Meu corpo acordou. Pela primeira vez, senti tremor nas mãos e no queixo. Nem conseguia mais fechar a boca. Não pisquei, esperando a próxima reação do chefe. A fumaça espessa da shisha e dos charutos me fez tossir. Teria de dar a última cartada e chamar alguém do consulado. Até que, atrás de mim, ouvi um barulho. O homem que fumava shisha começou a gargalhar. Os outros não aguentaram e também riram. O chefe esboçou um sorriso amarelo. Aprendi rápido que no Líbano tudo é superlativo. Respirei. Bem na hora, o funcionário voltou confirmando que eu contei a verdade. O chefe me entregou o passaporte, disse que ficaria de olho em mim e me dispensou. Juntei o dinheiro e coloquei na mochila. Não havia mais sorrisos. Saindo da sala, falei para o chefe alinhar o relógio, que marcava cinco horas.

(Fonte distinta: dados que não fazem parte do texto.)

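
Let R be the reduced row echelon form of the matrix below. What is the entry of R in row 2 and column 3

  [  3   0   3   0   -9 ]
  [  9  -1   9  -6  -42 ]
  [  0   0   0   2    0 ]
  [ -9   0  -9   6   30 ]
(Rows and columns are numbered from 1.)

0

Multiply ρ1 by 1/3.
  [  1   0   1   0   -3 ]
  [  9  -1   9  -6  -42 ]
  [  0   0   0   2    0 ]
  [ -9   0  -9   6   30 ]
Subtract 9 times ρ1 from ρ2.
  [  1   0   1   0   -3 ]
  [  0  -1   0  -6  -15 ]
  [  0   0   0   2    0 ]
  [ -9   0  -9   6   30 ]
Add 9 times ρ1 to ρ4.
  [ 1   0  1   0   -3 ]
  [ 0  -1  0  -6  -15 ]
  [ 0   0  0   2    0 ]
  [ 0   0  0   6    3 ]
Multiply ρ2 by -1.
  [ 1  0  1  0  -3 ]
  [ 0  1  0  6  15 ]
  [ 0  0  0  2   0 ]
  [ 0  0  0  6   3 ]
Multiply ρ3 by 1/2.
  [ 1  0  1  0  -3 ]
  [ 0  1  0  6  15 ]
  [ 0  0  0  1   0 ]
  [ 0  0  0  6   3 ]
Subtract 6 times ρ3 from ρ4.
  [ 1  0  1  0  -3 ]
  [ 0  1  0  6  15 ]
  [ 0  0  0  1   0 ]
  [ 0  0  0  0   3 ]
Multiply ρ4 by 1/3.
  [ 1  0  1  0  -3 ]
  [ 0  1  0  6  15 ]
  [ 0  0  0  1   0 ]
  [ 0  0  0  0   1 ]
Subtract 15 times ρ4 from ρ2.
  [ 1  0  1  0  -3 ]
  [ 0  1  0  6   0 ]
  [ 0  0  0  1   0 ]
  [ 0  0  0  0   1 ]
Add 3 times ρ4 to ρ1.
  [ 1  0  1  0  0 ]
  [ 0  1  0  6  0 ]
  [ 0  0  0  1  0 ]
  [ 0  0  0  0  1 ]
Subtract 6 times ρ3 from ρ2.
  [ 1  0  1  0  0 ]
  [ 0  1  0  0  0 ]
  [ 0  0  0  1  0 ]
  [ 0  0  0  0  1 ]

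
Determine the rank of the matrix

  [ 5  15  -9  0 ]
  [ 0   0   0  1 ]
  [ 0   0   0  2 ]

rank = 2

R1 := 1/5·R1
  [ 1  3  -9/5  0 ]
  [ 0  0     0  1 ]
  [ 0  0     0  2 ]
R3 := R3 − 2·R2
  [ 1  3  -9/5  0 ]
  [ 0  0     0  1 ]
  [ 0  0     0  0 ]
The reduced form has 2 nonzero rows.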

O taxista do hostel onde eu iria ficar hospedada ainda estava me esperando. Eu o encontrei sozinho no saguão segurando um cartaz com meu nome escrito. Ele não parou de reclamar do meu atraso até chegarmos ao carro. Assim que tive chance de me explicar, ele me pediu desculpas e me deu de presente um passeio noturno por Beirute, onde, de cara, já me esqueci de todo o perrengue e me deslumbrei com a imponência da Mohammad Al-Amin, a famosa mesquita azul e a maior da cidade, toda iluminada. Já nem lembrava mais que eu só queria dormir. Ele me deixou no hostel às seis da manhã, e a chave do vigia não abriu a porta do meu quarto, mas aí é outra história.

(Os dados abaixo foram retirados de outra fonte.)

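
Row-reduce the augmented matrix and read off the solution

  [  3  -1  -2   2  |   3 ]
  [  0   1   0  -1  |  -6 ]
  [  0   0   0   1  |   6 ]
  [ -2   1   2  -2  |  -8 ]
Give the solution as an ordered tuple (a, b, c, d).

ρ1 → 1/3·ρ1
  [  1  -1/3  -2/3  2/3  |   1 ]
  [  0     1     0   -1  |  -6 ]
  [  0     0     0    1  |   6 ]
  [ -2     1     2   -2  |  -8 ]
ρ4 → ρ4 + 2·ρ1
  [ 1  -1/3  -2/3   2/3  |   1 ]
  [ 0     1     0    -1  |  -6 ]
  [ 0     0     0     1  |   6 ]
  [ 0   1/3   2/3  -2/3  |  -6 ]
ρ4 → ρ4 − 1/3·ρ2
  [ 1  -1/3  -2/3   2/3  |   1 ]
  [ 0     1     0    -1  |  -6 ]
  [ 0     0     0     1  |   6 ]
  [ 0     0   2/3  -1/3  |  -4 ]
ρ3 ↔ ρ4
  [ 1  -1/3  -2/3   2/3  |   1 ]
  [ 0     1     0    -1  |  -6 ]
  [ 0     0   2/3  -1/3  |  -4 ]
  [ 0     0     0     1  |   6 ]
ρ3 → 3/2·ρ3
  [ 1  -1/3  -2/3   2/3  |   1 ]
  [ 0     1     0    -1  |  -6 ]
  [ 0     0     1  -1/2  |  -6 ]
  [ 0     0     0     1  |   6 ]
ρ3 → ρ3 + 1/2·ρ4
  [ 1  -1/3  -2/3  2/3  |   1 ]
  [ 0     1     0   -1  |  -6 ]
  [ 0     0     1    0  |  -3 ]
  [ 0     0     0    1  |   6 ]
ρ2 → ρ2 + ρ4
  [ 1  -1/3  -2/3  2/3  |   1 ]
  [ 0     1     0    0  |   0 ]
  [ 0     0     1    0  |  -3 ]
  [ 0     0     0    1  |   6 ]
ρ1 → ρ1 − 2/3·ρ4
  [ 1  -1/3  -2/3  0  |  -3 ]
  [ 0     1     0  0  |   0 ]
  [ 0     0     1  0  |  -3 ]
  [ 0     0     0  1  |   6 ]
ρ1 → ρ1 + 2/3·ρ3
  [ 1  -1/3  0  0  |  -5 ]
  [ 0     1  0  0  |   0 ]
  [ 0     0  1  0  |  -3 ]
  [ 0     0  0  1  |   6 ]
ρ1 → ρ1 + 1/3·ρ2
  [ 1  0  0  0  |  -5 ]
  [ 0  1  0  0  |   0 ]
  [ 0  0  1  0  |  -3 ]
  [ 0  0  0  1  |   6 ]
Reading off the last column: a = -5, b = 0, c = -3, d = 6.

(-5, 0, -3, 6)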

A mala apareceu após três dias. Para pegá-la, tive de passar mais uma vez por vários procedimentos de segurança no aeroporto. Foi um alívio ver que estava intacta. Um mês depois, de volta ao Brasil, recebi a ligação da advogada da companhia aérea, que pediu para eu desistir da ação judicial que entrei contra sua cliente, alegando que o extravio da bagagem me causou vários problemas. Ela prometeu que depositaria o dinheiro na minha conta no mesmo dia. O valor cobriria todas as minhas despesas. Acertamos os ponteiros e foi assim que ganhei uma viagem. Tive de me beliscar para acordar.